The few films I picked out of many I saw since spring arrived in full force to San Francisco have been shown in theaters or at SF’s 60th Film Festival. Let me start with the biggest production, THE ZOOKEEPER’S WIFE, that felt like SCHINDLER’S LIST with a zoo as hiding place for Jews instead of factories. Based on a true story of heroic acts by Jan and Antonina Zabinski, the zookeepers of the Warsaw zoo who helped hundreds of Jews escape the Warsaw Ghetto, the film rings true, said one of the survivors still alive in Canada. I wish however that the director Niki Caro had resisted the Hollywood touches, like the mating of the bisons or the boy shouting “Hitler kaput” and at the end a make-believe murder by the Nazi’s head zoologist.

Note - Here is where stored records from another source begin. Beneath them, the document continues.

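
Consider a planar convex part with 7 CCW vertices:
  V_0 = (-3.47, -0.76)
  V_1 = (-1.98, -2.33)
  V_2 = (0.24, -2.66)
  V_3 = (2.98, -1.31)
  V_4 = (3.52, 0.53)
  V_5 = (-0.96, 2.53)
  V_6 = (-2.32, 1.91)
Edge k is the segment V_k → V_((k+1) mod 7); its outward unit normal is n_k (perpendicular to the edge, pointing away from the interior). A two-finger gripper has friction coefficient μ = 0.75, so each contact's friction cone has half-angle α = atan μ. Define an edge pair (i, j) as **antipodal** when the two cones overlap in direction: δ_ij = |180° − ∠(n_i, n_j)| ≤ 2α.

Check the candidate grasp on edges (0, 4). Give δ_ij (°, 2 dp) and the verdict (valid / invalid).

δ = 22.44°, valid

α = atan 0.75 = 36.87°;  2α = 73.74°
edge 0: e_0 = (+1.49, -1.57);  n_0 = (-0.7253, -0.6884)
edge 4: e_4 = (-4.48, +2.00);  n_4 = (+0.4077, +0.9131)
∠(n_0, n_4) = 157.56°
δ = |180° − 157.56°| = 22.44°
22.44° ≤ 2α = 73.74°  →  valid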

Jessica Chastain does not need the bright red lips in every scene or the stylish clothes and perfect hairdo, it makes her sensitive portrayal of Antonina touching but not burning into the heart. Certainly a wrenching story but told so beautifully that it turned into a handsome period drama that left no deep footprints on me.
TRUMAN, a much smaller production about friendship in the face of dying is a film I saw twice, not only because my Spanish is not good enough to not read subtitles but because there is so much going on between the two friends that you can easily miss at the first screening. This is not your typical end-of-life drama anchored in grief and suffering but a life affirming film full of wry humor, humane and canine love, as well as heart-affecting drama that never turns sentimental thanks to delicate directing and superb performances by Javier Cámara and Argentina’s great Ricardo Darin. It took two years to get this jewel from Europe to American theaters.
EVERYTHING ELSE, an Argentinian film portraying a woman’s disconnect with the world around her reminded me of Chantal Akerman’s Jeanne Dielman. Both, Dielman and Doña Flor, are stuck in their daily routines, Dielman unable to connect to her son, Flor seeing her cat pass away and dumping the left-over in a garbage can. But both make attempts to break out of their solitude – Dielman forcefully selling her body which leads to a dramatic ending, and Doña Flor takes timid steps at a swimming pool where she stares at women of all shapes and forms undress and shower until everything else is scrubbed off and being touched becomes a powerful and real experience for her. With a masterful, controlled performance by Adriana Barraza.
EL MAR LA MAR, a poetic journey of desperation and haunting beauty along the Mexican border in the Sonoran Desert is far removed from the commercial filmmaking I started with. This film (by the filmmakers of THE IRON MINISTRY) weaves together long photo-like shots of 16mm footage of the desert, disturbing off-camera interviews with people we never see, recitation of poetry from the 16th century and lots of black screen accompanied by an eerie sound track. It all captures movingly the unimaginable suffering of those who try to make it across the Mexican border.
More films I saw at the festival and that are worth mentioning: THE FUTURE PERFECT – evolved from a tedious beginning to an innovative way of telling a story. YOURSELF AND YOURS, another light hearted film about booze and breaking up by Hong Sang-soo, faux- French with a touch of Buñuel. HERMIA & HELENA tried too hard to include too much in what was announced as a take on A Midsummer Night’s Dream – more confusing than entertaining. DUET felt like an attempt to copy Asghar Farhadi’s powerful family dramas but it did not get under my skin. NEXT SKIN (filmed in the Pyreneés), GOD’S OWN COUNTRY (filmed in the Yorkshire hills) and THE CHALLENGE (filmed in the deserts of Qatar) are worth mentioning because of the beautiful country side being important players in these films – just as in the powerful short THE RABBIT HUNT (taking place in the Florida’s South) which is still haunting me.